Los días que inmediatamente le siguieron a la renuncia de Morales fueron confusos para todos, debido a la cobertura sesgada y hasta malintencionada de la prensa sobre los eventos que se desarrollaban ante nuestros ojos, salvo honrosas excepciones, claro. Era difícil saber en ese momento lo que sucedía, ¿fraude o golpe? Seguiremos discutiendo sobre ello por mucho tiempo. Pero lo que ya no podemos debatir es si se cometieron atrocidades en aquel lapso, porque si algo demuestra ese informe es eso: una violación sistemática de los derechos humanos de bolivianos (e incluso extranjeros) a manos de agentes del Estado.

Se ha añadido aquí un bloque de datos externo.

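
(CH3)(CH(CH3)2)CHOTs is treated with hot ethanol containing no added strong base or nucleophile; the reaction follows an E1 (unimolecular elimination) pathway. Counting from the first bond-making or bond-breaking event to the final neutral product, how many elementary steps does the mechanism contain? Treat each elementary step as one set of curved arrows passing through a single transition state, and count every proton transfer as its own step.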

Medios como Página Siete confundieron tanto a la población como para inducirnos a la duda, pero después de tantos informes, y tras las contundentes conclusiones del equipo de expertos internacionales, no hay espacio para escepticismo alguno. Una investigación preparada por Fernando Molina y Susana Bejarano, La transformación restauradora del campo mediático: El alineamiento de los medios de comunicación con el bloque de poder postevista en noviembre de 2019, despeja toda duda acerca del papel que dicho periódico jugó en uno de los momentos más críticos de nuestra historia reciente. ¿Periodismo neutral, objetivo e imparcial? Ya quisiera yo. Me conformo con que no oculten la verdad.
Hubo asesinatos durante los últimos días del gobierno masista, sí, pero no perpetrados por policías o militares, sino en conflictos que, aunque debían ser evitados por la fuerza pública, fueron protagonizados exclusivamente por civiles. La firma del Decreto 4078, por otro lado, sí hizo posible que literalmente se masacren a ciudadanos bolivianos. Y no solo masacres, sino también ejecuciones extrajudiciales, detenciones injustificadas, torturas y hasta delitos sexuales. Para los columnistas de Página Siete ese es un dato irrelevante.
“Se lo merecían”, dirán algunos. “Iban a volar una planta de gas”, añadirán otros. Pues no, la pesquisa del GIEI demuestra que no había tal intención ni tampoco la capacidad de hacerlo. Por lo que se puede decir que aquellas personas murieron para que usted pueda cocinar tranquilamente. ¿Estaba rica la comida? Mientras que los muertos de Sacaba se muestran como asesinatos mucho más arbitrarios, puesto que no se podía recurrir a una coartada como la esgrimida en el caso de la ciudad de El Alto. “…si no contenían a los vándalos que querían hacer volar Senkata, se incendiaba La Paz”, escribió Jimena Costa en una sus columnas de opinión. Por favor, lea el informe y lea el nombre de cada uno de los masacrados en Senkata, ¿dónde están los vándalos?
Chaparina y la represión contra los discapacitados ciertamente fueron decisiones censurables y condenables, pero el ejercicio de la fuerza en esos casos no excedió los límites del derecho a la vida. Se pudo haber reprimido en Sacaba y Senkata sin tener que matar. Camiones neptuno, gases lacrimógenos, o incluso golpes y patadas. Pero se usaron balas. Y después de las balas, se persiguió, encarceló y torturó a personas que independientemente de su orientación política merecían un trato justo, o por lo menos humano.
Amparo Carvajal derrama lágrimas por Áñez. ¿Dónde estaba cuando Patricia Hermosa perdió a su hijo? Jeanine merece un juicio justo, pero no escapar de la Justicia. Después del derrocamiento del masismo aquel noviembre, se cometieron crímenes, de todos los tipos. Robert Brockmann no dirá nada al respecto, estoy seguro. Y me sigo preguntando, ¿dónde están los vándalos? No lo sé, pero sí sé dónde están los mentirosos.
Carlos Moldiz Castillo es politólogo.